Results and discussion

Additional information on results:

RANGE-FINDING/SCREENING STUDIES:
The dose range of the test material used in the preliminary toxicity study was 0, 50, 150, 500, 1500 and 5000 µg/plate. The test material exhibited toxicity at and above 1500 µg/plate to the strain of Salmonella used (TA100).

ADDITIONAL INFORMATION ON CYTOTOXICITY:
The test material caused a visible reduction in the growth of the bacterial lawn at a dose level of 5000 µg/plate to the majority of strains of Salmonella tested.

Remarks on result:

other: all strains/cell types tested

Remarks:

Migrated from field 'Test system'.

Applicant's summary and conclusion

Conclusions:

Interpretation of results (migrated information):
negative

No significant increase in the frequency of revertant colonies was recorded for any of the bacterial strains with any dose of the test material, either with or without metabolic adivation. The test material was considered to be non-mutagenic under the conditions of this test.

Executive summary:

Salmonella typhimurium strains TA1535, TA1537, TA1538, TA98 and TA100 were treated with the test material using the Ames plate incorporation method at up to six dose levels, in triplicate, both with and without the addition of a rat liver homogenate metabolising system (10% liver S9 in standard co-factors). The dose range was determined in a preliminary toxicity assay and was 15 to 5000 µg/plate in the first experiment. The experiment was repeated on a separate day using a dose range of 50 to 5000 µg/plate, fresh cultures of the bacterial strains and fresh test material formulations. An extra dose was included in Experiment 1 to allow for the toxicity

of the test material. The method used conforms with the OECD Guidelines for the Testing of Chemicals, Protocol No. 471 and also with Method B14 in Commission Directive 92/69/EEC.
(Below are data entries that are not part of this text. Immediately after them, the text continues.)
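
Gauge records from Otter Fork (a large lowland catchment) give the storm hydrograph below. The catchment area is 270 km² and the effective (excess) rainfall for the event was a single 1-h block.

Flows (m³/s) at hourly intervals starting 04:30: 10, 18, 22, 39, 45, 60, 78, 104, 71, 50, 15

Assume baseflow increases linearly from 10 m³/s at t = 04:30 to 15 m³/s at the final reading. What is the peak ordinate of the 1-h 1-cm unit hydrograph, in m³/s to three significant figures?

Direct runoff: 0.00, 7.50, 11.00, 27.50, 33.00, 47.50, 65.00, 90.50, 57.00, 35.50, 0.00 m³/s; ΣQ_DR = 374.5 m³/s, peak = 90.50 m³/s.
Runoff depth d = ΣQ_DR·Δt / A = 374.5 × 3600 / (270 km²) = 4.993 mm.
The 1-cm UH is the DRH scaled by (10 mm)/d, so U_p = 90.50 × 10/4.993 = 181 m³/s.

U_p ≈ 181 m³/s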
The vehicle (dimethyl sulphoxide) control plates produced counts of revertant colonies within the normal range.

All of the positive control chemicals used in the test induced marked increases in the frequency of revertant colonies, both with and without the metabolising system.

The test material caused a visible reduction in the growth of the bacterial lawn at a dose level of 5000 µg/plate to the majority of strains of Salmonella tested. The test material was tested up to the maximum recommended dose of 5000 µg/plate.

No significant increase in the frequency of revertant colonies was recorded for any of the bacterial strains with any dose of the test material, either with or without metabolic adivation. The test material was considered to be non-mutagenic under the conditions of this test.